Abstract

The coupling of physically-based models for surface and subsurface water flows is a recent concern. The study of their interactions is important both for water resource management and environmental studies. However, despite constant innovation, physically-based simulations of water flows are still time consuming. That is especially problematic for large and/or long-term studies, or to test a large range of parametrizations with an adjoint model. As the current trend in computing sciences is to increase the computational power with additional computational units, new model developments are expected to scale efficiently on parallel infrastructures. This paper describes a coupled surface–subsurface flow model that combines implicit and explicit time discretizations for the surface and subsurface dynamics, respectively. Despite that the surface flow has a faster dynamics than the subsurface flow, we are able to use a unique nearly-optimal time step for each submodel, hence improving the resources use.
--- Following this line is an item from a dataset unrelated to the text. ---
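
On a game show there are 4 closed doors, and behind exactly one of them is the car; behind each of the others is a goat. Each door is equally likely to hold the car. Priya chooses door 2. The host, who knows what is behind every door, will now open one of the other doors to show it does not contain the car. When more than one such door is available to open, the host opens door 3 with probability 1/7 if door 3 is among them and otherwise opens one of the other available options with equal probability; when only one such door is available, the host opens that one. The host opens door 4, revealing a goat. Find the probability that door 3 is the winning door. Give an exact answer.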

The surface model is discretized with an implicit control volume finite element method while the subsurface model is solved by means of an explicit discontinuous Galerkin finite element method. The surface and subsurface models are coupled by weakly imposing the continuity of water pressure. By imposing a threshold on the influence coefficients of the control volume finite element method, we can prevent the occurrence of unphysical fluxes in anisotropic elements. The proposed coupling is shown to produce results similar to state-of-the-art models for four different test cases while achieving better strong and weak scalings on up to 192 processors.